Wir saßen schweigend und erwartungsvoll im dunklen Saal, Da, plötzlich begann es unter der orangegelben Lampenglocke über dem großen, runden Tisch zu glühen, und dann flammte es auf, strahlend und blendend wie ein Sonne: das Licht, das Licht brannte!
Und nun eilten wir alle im langen Zug durch das ganze Haus: von Zimmer zu Zimmer, treppauf und treppab, von einem Stockwerk zu anderen. Isabel, die kleine Tochter, die schnell aus dem Bett geholt wurde, stürmte jauchzend im Nachthemd vor uns her und knipste überall die vielen Lampen an, bis alle Räume, alle Treppen und Korridore in einem Meer von Licht strahlten und alle vierzig Fenster das Licht in die Nacht hinauswarfen!
Noch lange standen die Bauern auf dem Hügel.
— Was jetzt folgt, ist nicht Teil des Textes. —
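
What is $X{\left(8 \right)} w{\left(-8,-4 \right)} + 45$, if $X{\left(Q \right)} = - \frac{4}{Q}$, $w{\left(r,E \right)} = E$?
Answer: $47$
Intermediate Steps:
$X{\left(Q \right)} = - \frac{4}{Q}$
$X{\left(8 \right)} w{\left(-8,-4 \right)} + 45 = - \frac{4}{8} \left(-4\right) + 45 = \left(-4\right) \frac{1}{8} \left(-4\right) + 45 = \left(- \frac{1}{2}\right) \left(-4\right) + 45 = 2 + 45 = 47$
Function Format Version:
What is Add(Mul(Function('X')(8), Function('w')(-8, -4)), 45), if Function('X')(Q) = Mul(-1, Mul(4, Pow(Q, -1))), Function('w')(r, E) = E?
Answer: 47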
Sie waren ganz still geworden. Dann fragten mich zwei verlegen, ob sie auch Licht bekommen könnten? Und als ich erklärte, das ganze Dorf könne Licht haben, da fühlte ich, daß es auch in den Köpfen der Waldler zu dämmern anfing.
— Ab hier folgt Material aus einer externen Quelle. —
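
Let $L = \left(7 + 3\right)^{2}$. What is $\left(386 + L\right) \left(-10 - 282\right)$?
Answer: $-141912$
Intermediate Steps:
$L = 100$ ($L = 10^{2} = 100$)
$\left(386 + L\right) \left(-10 - 282\right) = \left(386 + 100\right) \left(-10 - 282\right) = 486 \left(-292\right) = -141912$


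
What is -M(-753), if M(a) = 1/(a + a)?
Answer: 1/1506 ≈ 0.00066401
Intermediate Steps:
M(a) = 1/(2*a)
-M(-753) = -1/(2*(-753)) = -(-1)/(2*753) = -1*(-1/1506) = 1/1506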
Als aber Isabel auch im Stall die Lampe anknipste, machte Bakele, die brave Kuh, buchstäblich einen Freudensprung. Der Hahn fing verwundert an zu krähen, und auch die verschlafenen Hühner gackerten ratlos: sie wurden an der Weltordnung irre!
*
(Aus: Vossische Zeitung. Berlin. ??; um 1931; Erstdruck nicht festgestellt; Text nach dem Ausschnitt im Vegesack-Archiv VEG - I,73; der Text ist verändert eingearbeitet in den Roman „Das fressende Haus“; 1932)
*
URL - ein Band mit Gedichten von S.v.V.

Internet-Tipp: https://www.lesekost.de/deutsch/vegesack/images/vegesack4.jpg


mart antwortete am 14.10.04 (16:01):

Auf dem Windrad fährt der Wind Rad.
und in den Glühlampen glüht das Licht.